Any way you measure it, the Wild comes up short in virtually every category against the Dallas Stars.

The Stars, who won their first division crown since 2003 with their fourth 50-win season, had 12 more wins and 22 more points than the Wild.

While the Wild limps into the playoffs with five consecutive losses, a string of overhauled lineups and with the fewest points (87) of any playoff team in the 11-year shootout era, the Stars won nine of their final 11 games and 12 of the last 16.

The Stars’ top four scorers — captain Jamie Benn, Tyler Seguin, Jason Spezza and John Klingberg — had more points than the Wild’s leading scorer, Mikko Koivu (56). Three Stars topped 30 goals, including Benn, who ranked third in the NHL with 41 goals and second with 89 points.

The Wild’s leading goal scorer was Zach Parise with 25. Nine of those came in three games, and there’s a concern the banged-up leader won’t be ready for Game 1 Thursday.

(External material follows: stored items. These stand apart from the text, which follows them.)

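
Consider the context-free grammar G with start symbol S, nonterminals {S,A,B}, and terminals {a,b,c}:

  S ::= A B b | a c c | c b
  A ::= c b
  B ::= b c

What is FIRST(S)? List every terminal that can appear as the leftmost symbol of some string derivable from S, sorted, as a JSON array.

FIRST iteration:
round 1:
  A via A→c b: +{c}
  B via B→b c: +{b}
  S via S→A B b: +{c}
  S via S→a c c: +{a}
  S: {a,c}  A: {c}  B: {b}
round 2: done
  S: {a,c}  A: {c}  B: {b}

FIRST(S) = ["a", "c"]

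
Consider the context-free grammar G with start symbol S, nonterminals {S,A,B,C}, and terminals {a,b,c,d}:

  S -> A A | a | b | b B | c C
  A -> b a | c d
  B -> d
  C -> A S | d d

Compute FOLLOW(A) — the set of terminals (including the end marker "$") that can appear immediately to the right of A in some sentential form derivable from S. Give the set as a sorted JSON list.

Compute FIRST by fixpoint:
round 1:
  A via A→b a: +{b}
  A via A→c d: +{c}
  B via B→d: +{d}
  C via C→A S: +{b,c}
  C via C→d d: +{d}
  S via S→A A: +{b,c}
  S via S→a: +{a}
  FIRST[S]={a,b,c}  FIRST[A]={b,c}  FIRST[B]={d}  FIRST[C]={b,c,d}
round 2: (no change)
  FIRST[S]={a,b,c}  FIRST[A]={b,c}  FIRST[B]={d}  FIRST[C]={b,c,d}

FOLLOW sets:
FOLLOW(S) := {$}
[1]
  C→A S: FOLLOW(A) ⊇ FIRST(S) = {a,b,c}; new: +{a,b,c}
  S→A A: FOLLOW(A) ⊇ FOLLOW(S) ⊇ {$}; new: +{$}
  S→b B: FOLLOW(B) ⊇ FOLLOW(S) ⊇ {$}; new: +{$}
  S→c C: FOLLOW(C) ⊇ FOLLOW(S) ⊇ {$}; new: +{$}
  FOLLOW[S]={$}  FOLLOW[A]={$,a,b,c}  FOLLOW[B]={$}  FOLLOW[C]={$}
[2] (stable)
  FOLLOW[S]={$}  FOLLOW[A]={$,a,b,c}  FOLLOW[B]={$}  FOLLOW[C]={$}

FOLLOW(A) = ["$", "a", "b", "c"]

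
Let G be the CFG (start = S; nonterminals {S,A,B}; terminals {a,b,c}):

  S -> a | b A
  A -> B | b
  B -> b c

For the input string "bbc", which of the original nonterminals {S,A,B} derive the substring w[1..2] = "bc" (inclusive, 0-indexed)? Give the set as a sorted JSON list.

Convert to CNF:
  S -> T0 A | a
  A -> T0 T1 | b
  B -> T0 T1
  T0 -> b
  T1 -> c

CYK fill (cells [i..j] with 1 ≤ i ≤ j ≤ 2 only):
  cell(1,1) b: {A,T0}  orig:{A}
  cell(2,2) c: {T1}  orig:{}
  cell(1,2) bc: {A,B}

Original NTs in T[1,2] deriving "bc": ["A", "B"]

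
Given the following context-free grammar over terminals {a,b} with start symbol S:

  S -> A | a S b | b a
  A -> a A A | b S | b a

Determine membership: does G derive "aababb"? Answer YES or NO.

Convert to CNF:
  S -> T0 X3 | T0 X4 | T1 S | T1 T0
  A -> T0 X2 | T1 S | T1 T0
  T0 -> a
  T1 -> b
  X2 -> A A
  X3 -> A A
  X4 -> S T1

CYK fill:
  [0..0]={T0}  "a"  orig:{}
  [1..1]={T0}  "a"  orig:{}
  [2..2]={T1}  "b"  orig:{}
  [3..3]={T0}  "a"  orig:{}
  [4..4]={T1}  "b"  orig:{}
  [5..5]={T1}  "b"  orig:{}
  [0..1]=∅  "aa"
  [1..2]=∅  "ab"
  [2..3]={A,S}  "ba"
  [3..4]=∅  "ab"
  [4..5]=∅  "bb"
  [0..2]=∅  "aab"
  [1..3]=∅  "aba"
  [2..4]={X4}  "bab"  orig:{}
  [3..5]=∅  "abb"
  [0..3]=∅  "aaba"
  [1..4]={S}  "abab"
  [2..5]=∅  "babb"
  [0..4]=∅  "aabab"
  [1..5]={X4}  "ababb"  orig:{}
  [0..5]={S}  "aababb"

S ∈ T[0,5] ⇒ YES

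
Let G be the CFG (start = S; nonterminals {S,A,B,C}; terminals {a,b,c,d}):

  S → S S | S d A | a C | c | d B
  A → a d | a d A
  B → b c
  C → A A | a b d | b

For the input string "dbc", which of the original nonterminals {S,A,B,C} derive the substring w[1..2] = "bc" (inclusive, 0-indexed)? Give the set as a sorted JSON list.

CNF form of G:
  S -> S S | S X6 | T0 C | T1 B | c
  A -> T0 T1 | T0 X4
  B -> T2 T3
  C -> A A | T0 X5 | b
  T0 -> a
  T1 -> d
  T2 -> b
  T3 -> c
  X4 -> T1 A
  X5 -> T2 T1
  X6 -> T1 A

Fill CYK table bottom-up, restricted to cells inside w[1..2]:
  T[1,1] 'b' = {C,T2}  orig:{C}
  T[2,2] 'c' = {S,T3}  orig:{S}
  T[1,2] 'bc' = {B}

Original NTs in T[1,2] deriving "bc": ["B"]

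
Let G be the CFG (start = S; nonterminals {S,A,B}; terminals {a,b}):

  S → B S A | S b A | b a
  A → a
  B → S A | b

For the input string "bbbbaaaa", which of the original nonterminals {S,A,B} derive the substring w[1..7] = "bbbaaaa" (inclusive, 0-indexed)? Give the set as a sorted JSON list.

Convert to CNF:
  S -> B X2 | S X3 | T0 T1
  A -> a
  B -> S A | b
  T0 -> b
  T1 -> a
  X2 -> S A
  X3 -> T0 A

CYK fill — only the sub-triangle for w[1..7]:
  T[1,1] 'b' = {B,T0}  orig:{B}
  T[2,2] 'b' = {B,T0}  orig:{B}
  T[3,3] 'b' = {B,T0}  orig:{B}
  T[4,4] 'a' = {A,T1}  orig:{A}
  T[5,5] 'a' = {A,T1}  orig:{A}
  T[6,6] 'a' = {A,T1}  orig:{A}
  T[7,7] 'a' = {A,T1}  orig:{A}
  T[1,2] 'bb' = ∅
  T[2,3] 'bb' = ∅
  T[3,4] 'ba' = {S,X3}  orig:{S}
  T[4,5] 'aa' = ∅
  T[5,6] 'aa' = ∅
  T[6,7] 'aa' = ∅
  T[1,3] 'bbb' = ∅
  T[2,4] 'bba' = ∅
  T[3,5] 'baa' = {B,X2}  orig:{B}
  T[4,6] 'aaa' = ∅
  T[5,7] 'aaa' = ∅
  T[1,4] 'bbba' = ∅
  T[2,5] 'bbaa' = {S}
  T[3,6] 'baaa' = ∅
  T[4,7] 'aaaa' = ∅
  T[1,5] 'bbbaa' = ∅
  T[2,6] 'bbaaa' = {B,X2}  orig:{B}
  T[3,7] 'baaaa' = ∅
  T[1,6] 'bbbaaa' = {S}
  T[2,7] 'bbaaaa' = ∅
  T[1,7] 'bbbaaaa' = {B,X2}  orig:{B}

Original NTs in T[1,7] deriving "bbbaaaa": ["B"]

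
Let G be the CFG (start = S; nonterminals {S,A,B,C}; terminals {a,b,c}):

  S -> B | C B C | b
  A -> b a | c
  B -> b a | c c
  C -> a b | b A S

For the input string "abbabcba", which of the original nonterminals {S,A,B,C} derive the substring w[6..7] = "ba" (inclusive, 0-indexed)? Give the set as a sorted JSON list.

Convert to CNF:
  S -> C X4 | T0 T1 | T2 T2 | b
  A -> T0 T1 | c
  B -> T0 T1 | T2 T2
  C -> T0 X3 | T1 T0
  T0 -> b
  T1 -> a
  T2 -> c
  X3 -> A S
  X4 -> B C

Fill CYK table bottom-up (cells [i..j] with 6 ≤ i ≤ j ≤ 7 only):
  T[6,6] 'b' = {S,T0}  orig:{S}
  T[7,7] 'a' = {T1}  orig:{}
  T[6,7] 'ba' = {A,B,S}

Original NTs in T[6,7] deriving "ba": ["A", "B", "S"]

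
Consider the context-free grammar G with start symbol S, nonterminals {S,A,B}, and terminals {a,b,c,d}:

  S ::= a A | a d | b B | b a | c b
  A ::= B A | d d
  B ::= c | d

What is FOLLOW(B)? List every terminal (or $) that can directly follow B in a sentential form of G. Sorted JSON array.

FIRST iteration:
round 1:
  A via A→d d: +{d}
  B via B→c: +{c}
  B via B→d: +{d}
  S via S→a A: +{a}
  S via S→b B: +{b}
  S via S→c b: +{c}
  S: {a,b,c}  A: {d}  B: {c,d}
round 2:
  A via A→B A: +{c}
  S: {a,b,c}  A: {c,d}  B: {c,d}
round 3: (stable)
  S: {a,b,c}  A: {c,d}  B: {c,d}

FOLLOW sets:
initialize: $ ∈ FOLLOW(S)
iter 1:
  A→B A: FOLLOW(B) ⊇ FIRST(A) = {c,d}; new: +{c,d}
  S→a A: FOLLOW(A) ⊇ FOLLOW(S) ⊇ {$}; new: +{$}
  S→b B: FOLLOW(B) ⊇ FOLLOW(S) ⊇ {$}; new: +{$}
  FOLLOW[S]={$}  FOLLOW[A]={$}  FOLLOW[B]={$,c,d}
iter 2: (stable)
  FOLLOW[S]={$}  FOLLOW[A]={$}  FOLLOW[B]={$,c,d}

FOLLOW(B) = ["$", "c", "d"]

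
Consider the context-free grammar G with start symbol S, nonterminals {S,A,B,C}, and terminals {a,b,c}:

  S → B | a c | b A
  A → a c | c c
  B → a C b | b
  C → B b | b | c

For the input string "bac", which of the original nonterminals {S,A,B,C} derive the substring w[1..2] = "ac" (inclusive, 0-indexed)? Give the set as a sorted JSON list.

Convert to CNF:
  S -> T0 T1 | T0 X4 | T2 A | b
  A -> T0 T1 | T1 T1
  B -> T0 X3 | b
  C -> B T2 | b | c
  T0 -> a
  T1 -> c
  T2 -> b
  X3 -> C T2
  X4 -> C T2

CYK fill, restricted to cells inside w[1..2]:
  cell(1,1) a: {T0}  orig:{}
  cell(2,2) c: {C,T1}  orig:{C}
  cell(1,2) ac: {A,S}

Original NTs in T[1,2] deriving "ac": ["A", "S"]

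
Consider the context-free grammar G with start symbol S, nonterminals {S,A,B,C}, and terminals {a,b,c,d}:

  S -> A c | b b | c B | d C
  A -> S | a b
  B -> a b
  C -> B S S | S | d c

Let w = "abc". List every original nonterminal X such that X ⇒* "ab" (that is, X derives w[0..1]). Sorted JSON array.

CNF form of G:
  S -> A T0 | T0 B | T2 T2 | T3 C
  A -> A T0 | T0 B | T1 T2 | T2 T2 | T3 C
  B -> T1 T2
  C -> A T0 | B X4 | T0 B | T2 T2 | T3 C | T3 T0
  T0 -> c
  T1 -> a
  T2 -> b
  T3 -> d
  X4 -> S S

CYK fill, restricted to cells inside w[0..1]:
  T[0,0] 'a' = {T1}  orig:{}
  T[1,1] 'b' = {T2}  orig:{}
  T[0,1] 'ab' = {A,B}

Original NTs in T[0,1] deriving "ab": ["A", "B"]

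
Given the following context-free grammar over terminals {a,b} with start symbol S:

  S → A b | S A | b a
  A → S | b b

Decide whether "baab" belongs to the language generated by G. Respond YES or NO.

CNF form of G:
  S -> A T0 | S A | T0 T1
  A -> A T0 | S A | T0 T0 | T0 T1
  T0 -> b
  T1 -> a

CYK table (by increasing span):
  T[0,0] 'b' = {T0}  orig:{}
  T[1,1] 'a' = {T1}  orig:{}
  T[2,2] 'a' = {T1}  orig:{}
  T[3,3] 'b' = {T0}  orig:{}
  T[0,1] 'ba' = {A,S}
  T[1,2] 'aa' = ∅
  T[2,3] 'ab' = ∅
  T[0,2] 'baa' = ∅
  T[1,3] 'aab' = ∅
  T[0,3] 'baab' = ∅

S ∉ T[0,3] ⇒ NO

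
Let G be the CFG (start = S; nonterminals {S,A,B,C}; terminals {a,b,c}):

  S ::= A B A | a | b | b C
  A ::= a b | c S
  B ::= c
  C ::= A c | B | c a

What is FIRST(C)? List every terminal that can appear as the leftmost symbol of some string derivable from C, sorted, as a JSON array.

Compute FIRST by fixpoint:
iter 1:
  A via A→a b: +{a}
  A via A→c S: +{c}
  B via B→c: +{c}
  C via C→A c: +{a,c}
  S via S→A B A: +{a,c}
  S via S→b: +{b}
  S: {a,b,c}  A: {a,c}  B: {c}  C: {a,c}
iter 2: (no change)
  S: {a,b,c}  A: {a,c}  B: {c}  C: {a,c}

FIRST(C) = ["a", "c"]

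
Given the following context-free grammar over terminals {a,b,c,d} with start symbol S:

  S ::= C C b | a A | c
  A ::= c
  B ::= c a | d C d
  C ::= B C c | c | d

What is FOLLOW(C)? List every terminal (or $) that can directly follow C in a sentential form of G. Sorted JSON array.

FIRST sets, iterate to fixpoint:
round 1:
  A via A→c: +{c}
  B via B→c a: +{c}
  B via B→d C d: +{d}
  C via C→B C c: +{c,d}
  S via S→C C b: +{c,d}
  S via S→a A: +{a}
  FIRST(S)={a,c,d}  FIRST(A)={c}  FIRST(B)={c,d}  FIRST(C)={c,d}
round 2: — fixpoint
  FIRST(S)={a,c,d}  FIRST(A)={c}  FIRST(B)={c,d}  FIRST(C)={c,d}

FOLLOW iteration:
initialize: $ ∈ FOLLOW(S)
iter 1:
  B→d C d: FOLLOW(C) ⊇ FIRST(d) = {d}; new: +{d}
  C→B C c: FOLLOW(B) ⊇ FIRST(C) = {c,d}; new: +{c,d}
  C→B C c: FOLLOW(C) ⊇ FIRST(c) = {c}; new: +{c}
  S→C C b: FOLLOW(C) ⊇ FIRST(b) = {b}; new: +{b}
  S→a A: FOLLOW(A) ⊇ FOLLOW(S) ⊇ {$}; new: +{$}
  FOLLOW[S]={$}  FOLLOW[A]={$}  FOLLOW[B]={c,d}  FOLLOW[C]={b,c,d}
iter 2: (no change)
  FOLLOW[S]={$}  FOLLOW[A]={$}  FOLLOW[B]={c,d}  FOLLOW[C]={b,c,d}

FOLLOW(C) = ["b", "c", "d"]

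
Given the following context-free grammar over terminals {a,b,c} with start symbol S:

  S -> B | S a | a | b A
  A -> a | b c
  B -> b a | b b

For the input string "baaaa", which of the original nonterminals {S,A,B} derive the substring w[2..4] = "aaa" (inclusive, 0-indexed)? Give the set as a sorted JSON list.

Convert to CNF:
  S -> S T2 | T0 A | T0 T0 | T0 T2 | a
  A -> T0 T1 | a
  B -> T0 T0 | T0 T2
  T0 -> b
  T1 -> c
  T2 -> a

CYK table (by increasing span) (cells [i..j] with 2 ≤ i ≤ j ≤ 4 only):
  [2..2]={A,S,T2}  "a"  orig:{A,S}
  [3..3]={A,S,T2}  "a"  orig:{A,S}
  [4..4]={A,S,T2}  "a"  orig:{A,S}
  [2..3]={S}  "aa"
  [3..4]={S}  "aa"
  [2..4]={S}  "aaa"

Original NTs in T[2,4] deriving "aaa": ["S"]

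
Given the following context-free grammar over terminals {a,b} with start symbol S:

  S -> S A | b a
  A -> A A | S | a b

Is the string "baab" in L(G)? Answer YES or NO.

Convert to CNF:
  S -> S A | T1 T0
  A -> A A | S A | T0 T1 | T1 T0
  T0 -> a
  T1 -> b

CYK table (by increasing span):
  [0..0]={T1}  "b"  orig:{}
  [1..1]={T0}  "a"  orig:{}
  [2..2]={T0}  "a"  orig:{}
  [3..3]={T1}  "b"  orig:{}
  [0..1]={A,S}  "ba"
  [1..2]=∅  "aa"
  [2..3]={A}  "ab"
  [0..2]=∅  "baa"
  [1..3]=∅  "aab"
  [0..3]={A,S}  "baab"

S ∈ T[0,3] ⇒ YES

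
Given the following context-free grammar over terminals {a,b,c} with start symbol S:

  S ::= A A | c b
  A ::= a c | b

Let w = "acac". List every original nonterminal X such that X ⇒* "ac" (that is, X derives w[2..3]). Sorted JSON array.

Convert to CNF:
  S -> A A | T1 T2
  A -> T0 T1 | b
  T0 -> a
  T1 -> c
  T2 -> b

CYK fill (cells [i..j] with 2 ≤ i ≤ j ≤ 3 only):
  T[2,2] 'a' = {T0}  orig:{}
  T[3,3] 'c' = {T1}  orig:{}
  T[2,3] 'ac' = {A}

Original NTs in T[2,3] deriving "ac": ["A"]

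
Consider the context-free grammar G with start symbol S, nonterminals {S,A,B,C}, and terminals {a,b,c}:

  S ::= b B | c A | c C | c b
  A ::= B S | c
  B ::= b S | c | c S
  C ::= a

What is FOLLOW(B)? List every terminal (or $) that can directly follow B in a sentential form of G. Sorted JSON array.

FIRST sets, iterate to fixpoint:
[1]
  A via A→c: +{c}
  B via B→b S: +{b}
  B via B→c: +{c}
  C via C→a: +{a}
  S via S→b B: +{b}
  S via S→c A: +{c}
  FIRST(S)={b,c}  FIRST(A)={c}  FIRST(B)={b,c}  FIRST(C)={a}
[2]
  A via A→B S: +{b}
  FIRST(S)={b,c}  FIRST(A)={b,c}  FIRST(B)={b,c}  FIRST(C)={a}
[3] done
  FIRST(S)={b,c}  FIRST(A)={b,c}  FIRST(B)={b,c}  FIRST(C)={a}

FOLLOW sets:
FOLLOW(S) := {$}
round 1:
  A→B S: FOLLOW(B) ⊇ FIRST(S) = {b,c}; new: +{b,c}
  B→b S: FOLLOW(S) ⊇ FOLLOW(B) ⊇ {b,c}; new: +{b,c}
  S→b B: FOLLOW(B) ⊇ FOLLOW(S) ⊇ {$,b,c}; new: +{$}
  S→c A: FOLLOW(A) ⊇ FOLLOW(S) ⊇ {$,b,c}; new: +{$,b,c}
  S→c C: FOLLOW(C) ⊇ FOLLOW(S) ⊇ {$,b,c}; new: +{$,b,c}
  S: {$,b,c}  A: {$,b,c}  B: {$,b,c}  C: {$,b,c}
round 2: (no change)
  S: {$,b,c}  A: {$,b,c}  B: {$,b,c}  C: {$,b,c}

FOLLOW(B) = ["$", "b", "c"]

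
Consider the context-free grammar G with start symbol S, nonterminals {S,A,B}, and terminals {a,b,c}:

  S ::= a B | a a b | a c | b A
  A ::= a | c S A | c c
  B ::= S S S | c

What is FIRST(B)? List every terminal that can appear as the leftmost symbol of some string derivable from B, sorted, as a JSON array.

FIRST iteration:
iter 1:
  A via A→a: +{a}
  A via A→c S A: +{c}
  B via B→c: +{c}
  S via S→a B: +{a}
  S via S→b A: +{b}
  FIRST(S)={a,b}  FIRST(A)={a,c}  FIRST(B)={c}
iter 2:
  B via B→S S S: +{a,b}
  FIRST(S)={a,b}  FIRST(A)={a,c}  FIRST(B)={a,b,c}
iter 3: (no change)
  FIRST(S)={a,b}  FIRST(A)={a,c}  FIRST(B)={a,b,c}

FIRST(B) = ["a", "b", "c"]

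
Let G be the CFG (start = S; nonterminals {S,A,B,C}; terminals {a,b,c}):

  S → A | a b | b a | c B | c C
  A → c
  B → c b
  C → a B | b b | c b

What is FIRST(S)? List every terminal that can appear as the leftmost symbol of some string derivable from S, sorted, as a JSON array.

Compute FIRST by fixpoint:
pass 1:
  A via A→c: +{c}
  B via B→c b: +{c}
  C via C→a B: +{a}
  C via C→b b: +{b}
  C via C→c b: +{c}
  S via S→A: +{c}
  S via S→a b: +{a}
  S via S→b a: +{b}
  S: {a,b,c}  A: {c}  B: {c}  C: {a,b,c}
pass 2: (stable)
  S: {a,b,c}  A: {c}  B: {c}  C: {a,b,c}

FIRST(S) = ["a", "b", "c"]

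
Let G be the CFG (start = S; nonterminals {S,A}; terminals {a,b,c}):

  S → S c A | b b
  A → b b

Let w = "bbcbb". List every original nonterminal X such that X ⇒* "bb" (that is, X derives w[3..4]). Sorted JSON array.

Convert to CNF:
  S -> S X2 | T0 T0
  A -> T0 T0
  T0 -> b
  T1 -> c
  X2 -> T1 A

CYK table (by increasing span) (cells [i..j] with 3 ≤ i ≤ j ≤ 4 only):
  T[3,3] 'b' = {T0}  orig:{}
  T[4,4] 'b' = {T0}  orig:{}
  T[3,4] 'bb' = {A,S}

Original NTs in T[3,4] deriving "bb": ["A", "S"]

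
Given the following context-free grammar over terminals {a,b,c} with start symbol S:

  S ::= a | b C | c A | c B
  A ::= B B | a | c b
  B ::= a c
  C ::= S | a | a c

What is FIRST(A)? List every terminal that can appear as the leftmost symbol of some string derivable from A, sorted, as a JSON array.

FIRST iteration:
iter 1:
  A via A→a: +{a}
  A via A→c b: +{c}
  B via B→a c: +{a}
  C via C→a: +{a}
  S via S→a: +{a}
  S via S→b C: +{b}
  S via S→c A: +{c}
  FIRST(S)={a,b,c}  FIRST(A)={a,c}  FIRST(B)={a}  FIRST(C)={a}
iter 2:
  C via C→S: +{b,c}
  FIRST(S)={a,b,c}  FIRST(A)={a,c}  FIRST(B)={a}  FIRST(C)={a,b,c}
iter 3: (no change)
  FIRST(S)={a,b,c}  FIRST(A)={a,c}  FIRST(B)={a}  FIRST(C)={a,b,c}

FIRST(A) = ["a", "c"]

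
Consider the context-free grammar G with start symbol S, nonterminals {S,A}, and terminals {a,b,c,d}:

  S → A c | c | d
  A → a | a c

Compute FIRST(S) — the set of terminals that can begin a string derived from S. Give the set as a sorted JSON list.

FIRST sets, iterate to fixpoint:
round 1:
  A via A→a: +{a}
  S via S→A c: +{a}
  S via S→c: +{c}
  S via S→d: +{d}
  FIRST[S]={a,c,d}  FIRST[A]={a}
round 2: (stable)
  FIRST[S]={a,c,d}  FIRST[A]={a}

FIRST(S) = ["a", "c", "d"]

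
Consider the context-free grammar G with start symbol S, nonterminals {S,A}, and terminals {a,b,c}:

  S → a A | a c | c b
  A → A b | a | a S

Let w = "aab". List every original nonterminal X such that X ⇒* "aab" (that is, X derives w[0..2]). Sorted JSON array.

Convert to CNF:
  S -> T1 A | T1 T2 | T2 T0
  A -> A T0 | T1 S | a
  T0 -> b
  T1 -> a
  T2 -> c

Fill CYK table bottom-up (cells [i..j] with 0 ≤ i ≤ j ≤ 2 only):
  T[0,0] 'a' = {A,T1}  orig:{A}
  T[1,1] 'a' = {A,T1}  orig:{A}
  T[2,2] 'b' = {T0}  orig:{}
  T[0,1] 'aa' = {S}
  T[1,2] 'ab' = {A}
  T[0,2] 'aab' = {S}

Original NTs in T[0,2] deriving "aab": ["S"]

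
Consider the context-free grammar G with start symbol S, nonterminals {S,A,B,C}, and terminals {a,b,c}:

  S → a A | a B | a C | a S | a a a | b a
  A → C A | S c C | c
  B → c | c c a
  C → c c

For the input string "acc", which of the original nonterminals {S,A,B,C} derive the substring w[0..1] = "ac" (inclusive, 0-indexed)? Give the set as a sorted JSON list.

CNF form of G:
  S -> T1 A | T1 B | T1 C | T1 S | T1 X5 | T2 T1
  A -> C A | S X3 | c
  B -> T0 X4 | c
  C -> T0 T0
  T0 -> c
  T1 -> a
  T2 -> b
  X3 -> T0 C
  X4 -> T0 T1
  X5 -> T1 T1

CYK table (by increasing span) (cells [i..j] with 0 ≤ i ≤ j ≤ 1 only):
  [0..0]={T1}  "a"  orig:{}
  [1..1]={A,B,T0}  "c"  orig:{A,B}
  [0..1]={S}  "ac"

Original NTs in T[0,1] deriving "ac": ["S"]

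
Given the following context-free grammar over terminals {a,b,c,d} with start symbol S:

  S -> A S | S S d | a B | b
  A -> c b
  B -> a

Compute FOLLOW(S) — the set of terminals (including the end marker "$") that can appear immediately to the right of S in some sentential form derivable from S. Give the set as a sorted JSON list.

Compute FIRST by fixpoint:
iter 1:
  A via A→c b: +{c}
  B via B→a: +{a}
  S via S→A S: +{c}
  S via S→a B: +{a}
  S via S→b: +{b}
  FIRST[S]={a,b,c}  FIRST[A]={c}  FIRST[B]={a}
iter 2: — fixpoint
  FIRST[S]={a,b,c}  FIRST[A]={c}  FIRST[B]={a}

FOLLOW sets:
initialize: $ ∈ FOLLOW(S)
round 1:
  S→A S: FOLLOW(A) ⊇ FIRST(S) = {a,b,c}; new: +{a,b,c}
  S→S S d: FOLLOW(S) ⊇ FIRST(S) = {a,b,c}; new: +{a,b,c}
  S→S S d: FOLLOW(S) ⊇ FIRST(d) = {d}; new: +{d}
  S→a B: FOLLOW(B) ⊇ FOLLOW(S) ⊇ {$,a,b,c,d}; new: +{$,a,b,c,d}
  FOLLOW(S)={$,a,b,c,d}  FOLLOW(A)={a,b,c}  FOLLOW(B)={$,a,b,c,d}
round 2: (stable)
  FOLLOW(S)={$,a,b,c,d}  FOLLOW(A)={a,b,c}  FOLLOW(B)={$,a,b,c,d}

FOLLOW(S) = ["$", "a", "b", "c", "d"]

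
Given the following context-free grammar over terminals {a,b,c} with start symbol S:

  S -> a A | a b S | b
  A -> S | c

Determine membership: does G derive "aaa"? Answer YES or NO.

CNF form of G:
  S -> T0 A | T0 X3 | b
  A -> T0 A | T0 X2 | b | c
  T0 -> a
  T1 -> b
  X2 -> T1 S
  X3 -> T1 S

Fill CYK table bottom-up:
  cell(0,0) a: {T0}  orig:{}
  cell(1,1) a: {T0}  orig:{}
  cell(2,2) a: {T0}  orig:{}
  cell(0,1) aa: ∅
  cell(1,2) aa: ∅
  cell(0,2) aaa: ∅

S ∉ T[0,2] ⇒ NO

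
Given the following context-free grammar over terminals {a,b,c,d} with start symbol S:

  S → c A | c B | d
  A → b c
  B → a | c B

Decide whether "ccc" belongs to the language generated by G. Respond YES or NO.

CNF form of G:
  S -> T1 A | T1 B | d
  A -> T0 T1
  B -> T1 B | a
  T0 -> b
  T1 -> c

Fill CYK table bottom-up:
  [0..0]={T1}  "c"  orig:{}
  [1..1]={T1}  "c"  orig:{}
  [2..2]={T1}  "c"  orig:{}
  [0..1]=∅  "cc"
  [1..2]=∅  "cc"
  [0..2]=∅  "ccc"

S ∉ T[0,2] ⇒ NO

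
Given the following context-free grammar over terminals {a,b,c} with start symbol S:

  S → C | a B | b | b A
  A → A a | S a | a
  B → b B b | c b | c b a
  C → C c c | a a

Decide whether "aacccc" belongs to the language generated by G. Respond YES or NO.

Convert to CNF:
  S -> C X6 | T0 B | T0 T0 | T1 A | b
  A -> A T0 | S T0 | a
  B -> T1 X3 | T2 T1 | T2 X4
  C -> C X5 | T0 T0
  T0 -> a
  T1 -> b
  T2 -> c
  X3 -> B T1
  X4 -> T1 T0
  X5 -> T2 T2
  X6 -> T2 T2

Fill CYK table bottom-up:
  T[0,0] 'a' = {A,T0}  orig:{A}
  T[1,1] 'a' = {A,T0}  orig:{A}
  T[2,2] 'c' = {T2}  orig:{}
  T[3,3] 'c' = {T2}  orig:{}
  T[4,4] 'c' = {T2}  orig:{}
  T[5,5] 'c' = {T2}  orig:{}
  T[0,1] 'aa' = {A,C,S}
  T[1,2] 'ac' = ∅
  T[2,3] 'cc' = {X5,X6}  orig:{}
  T[3,4] 'cc' = {X5,X6}  orig:{}
  T[4,5] 'cc' = {X5,X6}  orig:{}
  T[0,2] 'aac' = ∅
  T[1,3] 'acc' = ∅
  T[2,4] 'ccc' = ∅
  T[3,5] 'ccc' = ∅
  T[0,3] 'aacc' = {C,S}
  T[1,4] 'accc' = ∅
  T[2,5] 'cccc' = ∅
  T[0,4] 'aaccc' = ∅
  T[1,5] 'acccc' = ∅
  T[0,5] 'aacccc' = {C,S}

S ∈ T[0,5] ⇒ YES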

The Wild’s second-leading goal scorer was Charlie Coyle with 21, and he went the final 18 games without a goal.

With Thomas Vanek injured and Erik Haula also a Game 1 question mark, this is why one will be hard-pressed to find anybody nationally giving the inconsistent Wild a prayer of beating the franchise that once called Bloomington home.

The Stars went 4-1 against the Wild this season, and in three games in St. Paul they rallied from three-, two- and one-goal deficits to win.

“Three of [the four losses] were in 3-on-3 [overtime], and they don’t have 3-on-3 in the playoffs, so we don’t have to worry about that,” goalie Devan Dubnyk said, sarcastically. “We know it’s going to be tough. They’re very high flying. But if we can play fast and play tight checking, then we should have a good shot.”

The harder they fall

The Wild savors the underdog role. Minnesota is the only team in the NHL that has upset a division champion in the first round in each of the past two years.

“I think we all truly feel we can play and beat anybody in the league,” Dubnyk said.

The Stars are the highest-scoring team in the NHL (3.23 goals per game) with the most 5-on-5 goals (167), second-most shots per game (32) and fifth-best power play (22.1 percent).

For the Wild to advance to the second round for a third consecutive year, it must rediscover its tight-checking, structured identity. That means not cheating, not getting into a track meet with the high-octane Stars, playing strong defensively and taking care of the puck, all areas of its game that have been erratic this season and particularly the past few weeks.

“We’re a very good checking team in here when we play the right way,” said Jarret Stoll, who has played 93 playoff games and won two Stanley Cups. “A fast team that plays on the right side of the puck, and therefore we get scoring chances because of it. That’s how we’re going to have to play to win.

“Maybe Dallas has more skill than us, but we have to check them, we have to get our opportunities from that, and stay out of the penalty box, be a disciplined team, and keep their power play off the ice.”

Interim coach John Torchetti has also been frustrated by the Wild’s lack of net-front presence recently. After Saturday’s loss, he slapped the Wild hard, saying, “With Chicago, you ask Jonathan Toews to stand in front of the net, he stands in front of the net, bottom line.”

One area where the Wild hopes to expose Dallas is defensively. The Stars ranked 19th in goals against (2.78 per game), gave up a league-high 15 shorthanded goals and split starts between goalies Antti Niemi and Kari Lehtonen, who combined for a subpar .905 save percentage.

“[The Wild’s] a good team, they play with a lot of structure and a lot of the personnel over there are two-way guys,” said Dallas defenseman Alex Goligoski, a former Gophers standout. “There’s not going to be a lot of cheat in their game. We’ll be ready for that. We want to concentrate on us and get to our game and use our speed, make them feel some pressure.”

Impact players’ moment

The Stars are a quick-strike team that has the ability to score with every line, especially Spezza’s renaissance 33-goal season and Seguin possibly about to return from an Achilles’ injury. While the Wild’s top players didn’t produce against Dallas this season (Parise, for instance, had no points and was minus-6 in four games), Benn and Seguin combined for five goals and 16 points in five meetings.

“They’re probably the best 1-2 in the league,” Dubnyk said. “You can probably argue Chicago’s pair isn’t so bad either, but they’re guys you have to be aware of, especially in the playoffs. You just don’t want to forget when they’re on the ice and give them too much open ice or too many opportunities, because they don’t miss very often.”

The Stars feel they have quite the opportunity this season. “We’ve got a legitimate team with a legitimate chance,” Spezza said.

But the Wild has been counted out before and has playoff experience littered up and down its lineup.

“I think everyone’s going in with a positive mindset,” Coyle said. “[Dallas is a] team that can be beat obviously, and we’ve been in this position before and we’ve come out on top. We have a good team in here, and it’s up to us how we play and what we do here.

“We have nothing to save it for. It’s playoff hockey, the time is now.”